What happened

Permian Basin-focused driller Laredo Petroleum (LPI 1.76%) tumbled 12.2% last month despite a more than 5% improvement in oil prices. That's because investors just couldn't shake what they saw in the company's third-quarter results.

So what

On the surface, that report looked just fine. Laredo reported adjusted net income of $33.1 million, or $0.13 per share, which matched analysts' expectations. Further, the oil driller noted that production rose 17% year over year to a record 60,011 barrels of oil equivalent per day (BOE/D) while lease operating costs fell 8% to a new low of $3.55 per BOE.

A beam of light shining through an oil pump at sunset.

Image source: Getty Images.

However, investors seemed to overlook those solid numbers after hearing about Laredo Petroleum's expansion plans.
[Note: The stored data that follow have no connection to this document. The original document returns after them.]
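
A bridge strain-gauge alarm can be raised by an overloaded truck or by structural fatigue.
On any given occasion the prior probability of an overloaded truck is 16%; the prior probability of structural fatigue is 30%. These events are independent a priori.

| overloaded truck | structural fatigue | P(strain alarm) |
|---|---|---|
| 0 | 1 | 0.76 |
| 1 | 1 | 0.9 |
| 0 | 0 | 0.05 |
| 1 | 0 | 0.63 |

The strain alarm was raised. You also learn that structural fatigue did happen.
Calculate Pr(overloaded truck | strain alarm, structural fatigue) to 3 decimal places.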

The driller stated that it expects to deliver a double-digit oil production growth rate over the next two years, but that it would have to outspend cash flow to achieve that plan. In fact, it didn't think it would be able to live within operating cash flow until the end of 2019. While Laredo has the financial resources to finance that expansion after selling its interest in the Medallion-Midland Basin pipeline system, the decision to outspend cash flow to fuel production growth is aggressive compared to peers and suggests the company isn't getting the same production bang for its capital dollars. 
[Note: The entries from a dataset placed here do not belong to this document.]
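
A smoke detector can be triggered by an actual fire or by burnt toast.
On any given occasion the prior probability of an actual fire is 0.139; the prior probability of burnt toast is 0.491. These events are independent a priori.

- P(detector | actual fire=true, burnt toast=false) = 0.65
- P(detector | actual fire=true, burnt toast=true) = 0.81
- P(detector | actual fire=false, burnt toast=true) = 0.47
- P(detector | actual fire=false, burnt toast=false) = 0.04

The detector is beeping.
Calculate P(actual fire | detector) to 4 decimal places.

P(actual fire | detector) ≈ 0.3190

Enumerate the 4 (actual fire, burnt toast) configurations and weight by the priors:
  P(detector) = 0.04*0.861*0.509 + 0.47*0.861*0.491 + 0.65*0.139*0.509 + 0.81*0.139*0.491
        = 0.017530 + 0.198693 + 0.045988 + 0.055282 = 0.317493
The terms with actual fire present sum to 0.101270, so
  P(actual fire | detector) = 0.101270 / 0.317493 ≈ 0.3190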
For example, fellow Permian producer Concho Resources (CXO) is on pace to boost production by a 20% compound annual growth rate through 2020 while living within cash flow. In fact, Concho has generated $440 million in free cash flow over the past two years even as it has increased production, which has enabled it to pay down debt. That ability to grow production at a rapid pace without spending everything that comes in and then some puts Concho on a much firmer footing in what remains a volatile oil price environment.

Now what

Laredo Petroleum's ambitious growth strategy could pay off if oil cooperates. However, plenty of other oil stocks can achieve similar, if not better, growth rates while living comfortably within cash flow. That makes them much safer bets in what remains an uncertain oil market.